Randomized time stepping of nonlinearly parametrized solutions of evolution problems

TL;DR

This paper introduces a randomized time stepping method using sketching for nonlinear parametrizations in evolution problems, improving conditioning and efficiency in model reduction and PDE solutions.

Contribution

It proposes a novel randomized scheme that regularizes and reduces the complexity of time-stepping in nonlinear parametrized models.

Findings

Improved conditioning of least-squares problems.

Reduced computational complexity per time step.

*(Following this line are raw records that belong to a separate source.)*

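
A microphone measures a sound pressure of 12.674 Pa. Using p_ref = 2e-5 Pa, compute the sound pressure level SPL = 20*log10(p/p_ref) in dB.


p / p_ref = 12.674 / 2e-5 = 633700
SPL = 20 * log10(633700) = 116.04 dB


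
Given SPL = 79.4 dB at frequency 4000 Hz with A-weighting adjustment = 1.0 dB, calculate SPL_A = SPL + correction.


A-weighting table: 4000 Hz -> 1.0 dB correction
SPL_A = SPL + correction = 79.4 + (1.0) = 80.4 dBA


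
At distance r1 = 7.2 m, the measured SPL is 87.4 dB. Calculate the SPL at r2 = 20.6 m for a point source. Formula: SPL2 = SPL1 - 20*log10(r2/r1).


r2/r1 = 20.6/7.2 = 2.86111
Correction = 20*log10(2.86111) = 9.13069 dB
SPL2 = 87.4 - 9.13069 = 78.269 dB


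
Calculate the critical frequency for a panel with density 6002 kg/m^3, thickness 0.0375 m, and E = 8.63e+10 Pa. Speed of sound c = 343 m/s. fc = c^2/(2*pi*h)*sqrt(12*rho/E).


12*rho/E = 12*6002/8.63e+10 = 8.34577e-07
sqrt(12*rho/E) = sqrt(8.34577e-07) = 0.000913552
c^2/(2*pi*h) = 343^2/(2*pi*0.0375) = 499318
fc = 499318 * 0.000913552 = 456.15 Hz


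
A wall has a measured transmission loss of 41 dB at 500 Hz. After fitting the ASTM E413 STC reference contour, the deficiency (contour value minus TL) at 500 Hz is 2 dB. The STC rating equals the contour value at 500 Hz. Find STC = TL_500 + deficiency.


By ASTM E413, STC = value of the fitted reference contour at 500 Hz.
Contour value at 500 Hz = TL_500 + deficiency = 41 + 2 = 43
STC = 43


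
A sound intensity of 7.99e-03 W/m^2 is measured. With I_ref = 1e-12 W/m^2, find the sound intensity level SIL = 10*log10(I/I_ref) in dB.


I / I_ref = 7.99e-03 / 1e-12 = 7.99e+09
SIL = 10 * log10(7.99e+09) = 99.025 dB


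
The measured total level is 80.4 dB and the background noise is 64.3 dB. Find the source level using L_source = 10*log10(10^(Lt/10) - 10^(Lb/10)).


10^(80.4/10) = 1.09648e+08
10^(64.3/10) = 2.69153e+06
Difference = 1.09648e+08 - 2.69153e+06 = 1.06956e+08
L_source = 10*log10(1.06956e+08) = 80.292 dB


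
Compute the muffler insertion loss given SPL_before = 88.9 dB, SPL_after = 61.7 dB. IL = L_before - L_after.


Insertion loss = SPL without muffler - SPL with muffler
IL = 88.9 - 61.7 = 27.2 dB


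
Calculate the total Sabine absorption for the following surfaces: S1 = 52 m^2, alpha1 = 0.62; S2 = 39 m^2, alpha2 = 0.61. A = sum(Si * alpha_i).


52 * 0.62 = 32.24
39 * 0.61 = 23.79
A_total = 32.24 + 23.79 = 56.03 m^2


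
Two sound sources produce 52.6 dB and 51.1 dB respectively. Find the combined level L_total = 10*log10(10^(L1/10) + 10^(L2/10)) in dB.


10^(52.6/10) = 181970
10^(51.1/10) = 128825
Sum = 181970 + 128825 = 310795
L_total = 10*log10(310795) = 54.925 dB


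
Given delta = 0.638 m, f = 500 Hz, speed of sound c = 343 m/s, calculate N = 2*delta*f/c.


N = 2*delta*f/c = 2*delta/lambda, where lambda = c/f
lambda = 343 / 500 = 0.686 m
N = 2 * 0.638 / 0.686 = 1.8601


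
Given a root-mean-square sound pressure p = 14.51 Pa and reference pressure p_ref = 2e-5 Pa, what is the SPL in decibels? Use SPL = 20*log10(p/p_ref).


p / p_ref = 14.51 / 2e-5 = 725500
SPL = 20 * log10(725500) = 117.21 dB


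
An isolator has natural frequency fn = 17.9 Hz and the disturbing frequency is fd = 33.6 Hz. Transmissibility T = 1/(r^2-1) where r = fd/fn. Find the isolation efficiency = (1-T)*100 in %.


r = 33.6 / 17.9 = 1.87709
r^2 - 1 = 1.87709^2 - 1 = 2.52347
T = 1/2.52347 = 0.39628
Efficiency = (1 - 0.39628)*100 = 60.372 %


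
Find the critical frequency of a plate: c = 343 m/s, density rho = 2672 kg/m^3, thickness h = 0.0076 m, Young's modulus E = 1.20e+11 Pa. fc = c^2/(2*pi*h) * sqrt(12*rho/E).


12*rho/E = 12*2672/1.20e+11 = 2.672e-07
sqrt(12*rho/E) = sqrt(2.672e-07) = 0.000516914
c^2/(2*pi*h) = 343^2/(2*pi*0.0076) = 2.46374e+06
fc = 2.46374e+06 * 0.000516914 = 1273.5 Hz


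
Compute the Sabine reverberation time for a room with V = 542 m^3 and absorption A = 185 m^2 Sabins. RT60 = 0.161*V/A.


RT60 = 0.161 * 542 / 185 = 0.47169 s


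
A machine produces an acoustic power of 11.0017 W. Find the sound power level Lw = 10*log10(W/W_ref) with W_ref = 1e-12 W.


W / W_ref = 11.0017 / 1e-12 = 1.10017e+13
Lw = 10 * log10(1.10017e+13) = 130.41 dB


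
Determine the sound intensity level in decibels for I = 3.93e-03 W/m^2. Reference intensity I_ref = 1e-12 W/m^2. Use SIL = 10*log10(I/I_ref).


I / I_ref = 3.93e-03 / 1e-12 = 3.93e+09
SIL = 10 * log10(3.93e+09) = 95.944 dB


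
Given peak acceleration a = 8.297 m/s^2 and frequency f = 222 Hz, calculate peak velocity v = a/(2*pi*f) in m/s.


omega = 2*pi*f = 2*pi*222 = 1394.87 rad/s
v = a / omega = 8.297 / 1394.87 = 0.0059482 m/s


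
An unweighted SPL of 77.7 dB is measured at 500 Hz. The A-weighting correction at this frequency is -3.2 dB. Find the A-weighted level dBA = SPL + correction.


A-weighting table: 500 Hz -> -3.2 dB correction
SPL_A = SPL + correction = 77.7 + (-3.2) = 74.5 dBA


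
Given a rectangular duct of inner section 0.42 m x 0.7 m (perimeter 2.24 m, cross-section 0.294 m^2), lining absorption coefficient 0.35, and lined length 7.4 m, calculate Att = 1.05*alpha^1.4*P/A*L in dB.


alpha^1.4 = 0.35^1.4 = 0.229983
Attenuation rate = 1.05 * alpha^1.4 * P / A
= 1.05 * 0.229983 * 2.24 / 0.294 = 1.83986 dB/m
Total Att = 1.83986 * 7.4 = 13.615 dB


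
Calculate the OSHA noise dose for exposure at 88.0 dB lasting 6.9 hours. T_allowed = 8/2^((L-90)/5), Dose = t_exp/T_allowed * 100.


T_allowed = 8 / 2^((88.0 - 90)/5) = 10.5561 hr
Dose = 6.9 / 10.5561 * 100 = 65.365 %


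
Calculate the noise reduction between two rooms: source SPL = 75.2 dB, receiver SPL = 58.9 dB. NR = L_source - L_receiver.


NR = L_source - L_receiver (difference between source and receiving room levels)
NR = 75.2 - 58.9 = 16.3 dB


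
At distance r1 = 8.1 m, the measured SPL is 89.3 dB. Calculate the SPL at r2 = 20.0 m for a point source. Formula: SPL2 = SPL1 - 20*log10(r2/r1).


r2/r1 = 20.0/8.1 = 2.46914
Correction = 20*log10(2.46914) = 7.85091 dB
SPL2 = 89.3 - 7.85091 = 81.449 dB


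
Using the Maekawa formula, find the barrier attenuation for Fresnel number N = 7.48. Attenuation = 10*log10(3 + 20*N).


3 + 20*N = 3 + 20*7.48 = 152.6
Att = 10*log10(152.6) = 21.836 dB


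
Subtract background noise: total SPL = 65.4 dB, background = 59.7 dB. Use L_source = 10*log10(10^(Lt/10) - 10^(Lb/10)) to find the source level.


10^(65.4/10) = 3.46737e+06
10^(59.7/10) = 933254
Difference = 3.46737e+06 - 933254 = 2.53412e+06
L_source = 10*log10(2.53412e+06) = 64.038 dB


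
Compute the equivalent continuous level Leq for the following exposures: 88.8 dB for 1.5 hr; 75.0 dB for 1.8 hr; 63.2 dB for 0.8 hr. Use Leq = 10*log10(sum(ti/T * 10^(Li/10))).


T_total = 1.5 + 1.8 + 0.8 = 4.1 hr
(1.5/4.1) * 10^(88.8/10) = 2.77528e+08
(1.8/4.1) * 10^(75.0/10) = 1.38832e+07
(0.8/4.1) * 10^(63.2/10) = 407668
Sum = 2.77528e+08 + 1.38832e+07 + 407668 = 2.91819e+08
Leq = 10*log10(2.91819e+08) = 84.651 dB


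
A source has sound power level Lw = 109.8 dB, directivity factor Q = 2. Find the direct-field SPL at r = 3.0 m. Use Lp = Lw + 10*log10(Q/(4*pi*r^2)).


4*pi*r^2 = 4*pi*3.0^2 = 113.097 m^2
Q / (4*pi*r^2) = 2 / 113.097 = 0.0176839
Lp = 109.8 + 10*log10(0.0176839) = 92.276 dB


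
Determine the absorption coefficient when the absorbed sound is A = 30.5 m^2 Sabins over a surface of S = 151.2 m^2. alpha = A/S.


Absorption coefficient = absorbed power / incident power
alpha = A / S = 30.5 / 151.2 = 0.20172


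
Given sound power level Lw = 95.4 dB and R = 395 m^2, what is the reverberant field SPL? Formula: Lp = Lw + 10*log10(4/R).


4/R = 4/395 = 0.0101266
Lp = 95.4 + 10*log10(0.0101266) = 75.455 dB


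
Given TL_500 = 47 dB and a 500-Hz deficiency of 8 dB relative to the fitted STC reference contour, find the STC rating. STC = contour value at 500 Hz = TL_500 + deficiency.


By ASTM E413, STC = value of the fitted reference contour at 500 Hz.
Contour value at 500 Hz = TL_500 + deficiency = 47 + 8 = 55
STC = 55


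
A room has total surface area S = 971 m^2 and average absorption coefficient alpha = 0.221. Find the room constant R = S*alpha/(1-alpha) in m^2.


R = 971 * 0.221 / (1 - 0.221) = 275.47 m^2


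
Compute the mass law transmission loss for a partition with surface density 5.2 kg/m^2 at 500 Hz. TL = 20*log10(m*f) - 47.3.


m * f = 5.2 * 500 = 2600
20*log10(2600) = 68.2995 dB
TL = 68.2995 - 47.3 = 20.999 dB


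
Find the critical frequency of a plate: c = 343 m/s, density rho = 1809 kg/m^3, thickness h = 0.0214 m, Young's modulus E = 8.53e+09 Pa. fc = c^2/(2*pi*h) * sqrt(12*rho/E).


12*rho/E = 12*1809/8.53e+09 = 2.5449e-06
sqrt(12*rho/E) = sqrt(2.5449e-06) = 0.00159527
c^2/(2*pi*h) = 343^2/(2*pi*0.0214) = 874973
fc = 874973 * 0.00159527 = 1395.8 Hz


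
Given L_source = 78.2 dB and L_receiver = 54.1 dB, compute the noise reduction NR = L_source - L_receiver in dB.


NR = L_source - L_receiver (difference between source and receiving room levels)
NR = 78.2 - 54.1 = 24.1 dB


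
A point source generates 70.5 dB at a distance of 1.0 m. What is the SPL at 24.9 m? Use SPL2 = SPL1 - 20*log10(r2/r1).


r2/r1 = 24.9/1.0 = 24.9
Correction = 20*log10(24.9) = 27.924 dB
SPL2 = 70.5 - 27.924 = 42.576 dB


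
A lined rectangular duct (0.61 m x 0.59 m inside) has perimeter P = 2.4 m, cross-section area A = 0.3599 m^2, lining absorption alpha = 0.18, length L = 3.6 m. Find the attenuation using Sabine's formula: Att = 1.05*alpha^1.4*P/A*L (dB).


alpha^1.4 = 0.18^1.4 = 0.0906529
Attenuation rate = 1.05 * alpha^1.4 * P / A
= 1.05 * 0.0906529 * 2.4 / 0.3599 = 0.634747 dB/m
Total Att = 0.634747 * 3.6 = 2.2851 dB


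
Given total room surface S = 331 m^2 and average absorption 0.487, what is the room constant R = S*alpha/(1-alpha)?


R = 331 * 0.487 / (1 - 0.487) = 314.22 m^2


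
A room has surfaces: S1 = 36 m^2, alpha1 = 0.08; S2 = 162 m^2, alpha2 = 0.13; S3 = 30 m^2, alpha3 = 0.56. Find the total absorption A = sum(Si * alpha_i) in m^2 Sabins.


36 * 0.08 = 2.88
162 * 0.13 = 21.06
30 * 0.56 = 16.8
A_total = 2.88 + 21.06 + 16.8 = 40.74 m^2


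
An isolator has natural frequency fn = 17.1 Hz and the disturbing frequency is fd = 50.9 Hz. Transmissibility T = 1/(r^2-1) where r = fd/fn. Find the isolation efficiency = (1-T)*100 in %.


r = 50.9 / 17.1 = 2.97661
r^2 - 1 = 2.97661^2 - 1 = 7.86021
T = 1/7.86021 = 0.127223
Efficiency = (1 - 0.127223)*100 = 87.278 %


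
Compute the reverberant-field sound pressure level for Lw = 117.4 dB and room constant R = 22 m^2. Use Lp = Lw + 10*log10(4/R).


4/R = 4/22 = 0.181818
Lp = 117.4 + 10*log10(0.181818) = 110 dB


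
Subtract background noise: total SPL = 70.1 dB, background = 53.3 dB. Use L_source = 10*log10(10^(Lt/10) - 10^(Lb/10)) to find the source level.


10^(70.1/10) = 1.02329e+07
10^(53.3/10) = 213796
Difference = 1.02329e+07 - 213796 = 1.00191e+07
L_source = 10*log10(1.00191e+07) = 70.008 dB


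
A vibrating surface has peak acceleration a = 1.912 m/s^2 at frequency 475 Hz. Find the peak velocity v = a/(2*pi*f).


omega = 2*pi*f = 2*pi*475 = 2984.51 rad/s
v = a / omega = 1.912 / 2984.51 = 0.00064064 m/s


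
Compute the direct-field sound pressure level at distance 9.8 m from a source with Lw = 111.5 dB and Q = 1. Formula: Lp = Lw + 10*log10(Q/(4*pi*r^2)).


4*pi*r^2 = 4*pi*9.8^2 = 1206.87 m^2
Q / (4*pi*r^2) = 1 / 1206.87 = 0.00082859
Lp = 111.5 + 10*log10(0.00082859) = 80.683 dB


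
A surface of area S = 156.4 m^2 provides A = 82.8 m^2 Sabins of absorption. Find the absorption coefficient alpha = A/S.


Absorption coefficient = absorbed power / incident power
alpha = A / S = 82.8 / 156.4 = 0.52941


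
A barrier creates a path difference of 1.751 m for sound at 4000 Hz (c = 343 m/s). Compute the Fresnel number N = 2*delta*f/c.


N = 2*delta*f/c = 2*delta/lambda, where lambda = c/f
lambda = 343 / 4000 = 0.08575 m
N = 2 * 1.751 / 0.08575 = 40.84


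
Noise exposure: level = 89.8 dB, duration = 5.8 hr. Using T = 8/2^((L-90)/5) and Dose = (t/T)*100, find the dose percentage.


T_allowed = 8 / 2^((89.8 - 90)/5) = 8.22491 hr
Dose = 5.8 / 8.22491 * 100 = 70.517 %


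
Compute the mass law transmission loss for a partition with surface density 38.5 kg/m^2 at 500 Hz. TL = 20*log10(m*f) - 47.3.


m * f = 38.5 * 500 = 19250
20*log10(19250) = 85.6886 dB
TL = 85.6886 - 47.3 = 38.389 dB


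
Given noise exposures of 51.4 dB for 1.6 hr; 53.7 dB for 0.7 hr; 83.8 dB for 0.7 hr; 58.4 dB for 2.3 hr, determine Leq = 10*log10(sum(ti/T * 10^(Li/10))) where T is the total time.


T_total = 1.6 + 0.7 + 0.7 + 2.3 = 5.3 hr
(1.6/5.3) * 10^(51.4/10) = 41672
(0.7/5.3) * 10^(53.7/10) = 30961.5
(0.7/5.3) * 10^(83.8/10) = 3.16827e+07
(2.3/5.3) * 10^(58.4/10) = 300229
Sum = 41672 + 30961.5 + 3.16827e+07 + 300229 = 3.20556e+07
Leq = 10*log10(3.20556e+07) = 75.059 dB


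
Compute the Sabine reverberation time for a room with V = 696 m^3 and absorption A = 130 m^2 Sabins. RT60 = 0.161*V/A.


RT60 = 0.161 * 696 / 130 = 0.86197 s


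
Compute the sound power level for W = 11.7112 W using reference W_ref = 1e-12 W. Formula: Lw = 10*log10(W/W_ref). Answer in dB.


W / W_ref = 11.7112 / 1e-12 = 1.17112e+13
Lw = 10 * log10(1.17112e+13) = 130.69 dB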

Competitive accuracy with enhanced runtime efficiency.

Abstract

The Dirac-Frenkel variational principle is a widely used building block for using nonlinear parametrizations in the context of model reduction and numerically solving partial differential equations; however, it typically leads to time-dependent least-squares problems that are poorly conditioned. This work introduces a randomized time stepping scheme that solves at each time step a low-dimensional, random projection of the parameter vector via sketching. The sketching has a regularization effect that leads to better conditioned least-squares problems and at the same time reduces the number of unknowns that need to be solved for at each time step. Numerical experiments with benchmark examples demonstrate that randomized time stepping via sketching achieves competitive accuracy and outperforms standard regularization in terms of runtime efficiency.